Ms Hayward says the girls would have known they were taking advantage of a vulnerable boy.
“He was a bit confused and upset and didn’t know where his stuff had gone,” she said.
“We went back out so I could replace it but putting Samuel in the car is not as easy as it sounds. It takes a lot more effort than you think.
“It’s like having a toddler with me.”
The full-time carer, who is also mother to Louis, 23, and Alfie, 13, describes Samuel as a gentle soul and an inspiration.
“He is absolutely adorable,” she said.
“You get different scales of autism and Sam is the highest you can get. He also has profound learning difficulties.
"He was a bit confused and upset and didn’t know where his stuff had gone" - Kelly Hayward
“He can’t talk but he is very clever. He understands everything you say to him.

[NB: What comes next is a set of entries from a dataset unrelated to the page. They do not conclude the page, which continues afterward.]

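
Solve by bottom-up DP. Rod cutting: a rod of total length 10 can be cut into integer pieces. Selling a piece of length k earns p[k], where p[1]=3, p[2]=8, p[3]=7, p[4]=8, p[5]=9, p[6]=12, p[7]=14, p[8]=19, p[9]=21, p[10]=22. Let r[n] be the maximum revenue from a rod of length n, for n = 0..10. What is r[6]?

24

   n    0    1    2    3    4    5    6    7    8    9   10
r[n]    0    3    8   11   16   19   24   27   32   35   40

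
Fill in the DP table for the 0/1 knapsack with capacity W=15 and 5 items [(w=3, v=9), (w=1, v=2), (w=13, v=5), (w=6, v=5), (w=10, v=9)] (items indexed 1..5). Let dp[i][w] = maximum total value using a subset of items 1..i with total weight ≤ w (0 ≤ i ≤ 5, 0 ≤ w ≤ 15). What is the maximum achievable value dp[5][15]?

20

i\w   0   1   2   3   4   5   6   7   8   9  10  11  12  13  14  15
  0   0   0   0   0   0   0   0   0   0   0   0   0   0   0   0   0
  1   0   0   0   9   9   9   9   9   9   9   9   9   9   9   9   9
  2   0   2   2   9  11  11  11  11  11  11  11  11  11  11  11  11
  3   0   2   2   9  11  11  11  11  11  11  11  11  11  11  11  11
  4   0   2   2   9  11  11  11  11  11  14  16  16  16  16  16  16
  5   0   2   2   9  11  11  11  11  11  14  16  16  16  18  20  20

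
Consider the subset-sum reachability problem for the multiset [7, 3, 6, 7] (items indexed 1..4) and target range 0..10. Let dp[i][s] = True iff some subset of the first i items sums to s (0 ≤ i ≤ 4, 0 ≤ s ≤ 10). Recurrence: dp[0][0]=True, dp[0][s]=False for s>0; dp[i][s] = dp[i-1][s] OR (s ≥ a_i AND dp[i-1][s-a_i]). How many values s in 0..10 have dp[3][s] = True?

6

i\s   0   1   2   3   4   5   6   7   8   9  10
  0   T   F   F   F   F   F   F   F   F   F   F
  1   T   F   F   F   F   F   F   T   F   F   F
  2   T   F   F   T   F   F   F   T   F   F   T
  3   T   F   F   T   F   F   T   T   F   T   T
  4   T   F   F   T   F   F   T   T   F   T   T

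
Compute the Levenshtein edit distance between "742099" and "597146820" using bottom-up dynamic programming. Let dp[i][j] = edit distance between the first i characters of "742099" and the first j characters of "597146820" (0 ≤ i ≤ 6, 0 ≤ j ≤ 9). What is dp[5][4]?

5

   ''  5  9  7  1  4  6  8  2  0
''  0  1  2  3  4  5  6  7  8  9
 7  1  1  2  2  3  4  5  6  7  8
 4  2  2  2  3  3  3  4  5  6  7
 2  3  3  3  3  4  4  4  5  5  6
 0  4  4  4  4  4  5  5  5  6  5
 9  5  5  4  5  5  5  6  6  6  6
 9  6  6  5  5  6  6  6  7  7  7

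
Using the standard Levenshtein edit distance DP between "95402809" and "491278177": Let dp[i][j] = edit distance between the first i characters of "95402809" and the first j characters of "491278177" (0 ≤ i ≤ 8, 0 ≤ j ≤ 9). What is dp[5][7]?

6

   ''  4  9  1  2  7  8  1  7  7
''  0  1  2  3  4  5  6  7  8  9
 9  1  1  1  2  3  4  5  6  7  8
 5  2  2  2  2  3  4  5  6  7  8
 4  3  2  3  3  3  4  5  6  7  8
 0  4  3  3  4  4  4  5  6  7  8
 2  5  4  4  4  4  5  5  6  7  8
 8  6  5  5  5  5  5  5  6  7  8
 0  7  6  6  6  6  6  6  6  7  8
 9  8  7  6  7  7  7  7  7  7  8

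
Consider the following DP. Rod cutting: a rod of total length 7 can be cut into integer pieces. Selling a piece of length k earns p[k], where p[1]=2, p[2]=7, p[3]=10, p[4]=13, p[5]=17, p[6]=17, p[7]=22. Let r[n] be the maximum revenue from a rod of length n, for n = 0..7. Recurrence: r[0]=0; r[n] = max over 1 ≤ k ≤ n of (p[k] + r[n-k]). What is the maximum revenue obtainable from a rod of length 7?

24

   n    0    1    2    3    4    5    6    7
r[n]    0    2    7   10   14   17   21   24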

“He communicates with pictures and he’s doing amazingly well at school.”
Ms Hayward says his craft supplies are particularly important because taking him out in public can be difficult, with people staring and some parents even pulling their children away from him.
“He leaps about like a frisky toddler, rubs his tummy and he’s very vocal,” she said.
“Every time I take him out people stare at him, horrified. It’s heartbreaking and unacceptable but he’s oblivious and he loves being out in the community.”
Ms Hayward says Samuel, who attends Stone Bay School in Broadstairs, loves the beach and park and she is trying to raise funds to “put a smile on his beautiful face”.
She admits she would love to take him on a trip.
“He’s beach mad,” she said.
“But when we’re there or at the park he gets a lot of stares. Sometimes I wish I was rich enough to hire a whole beach for a day just for him.”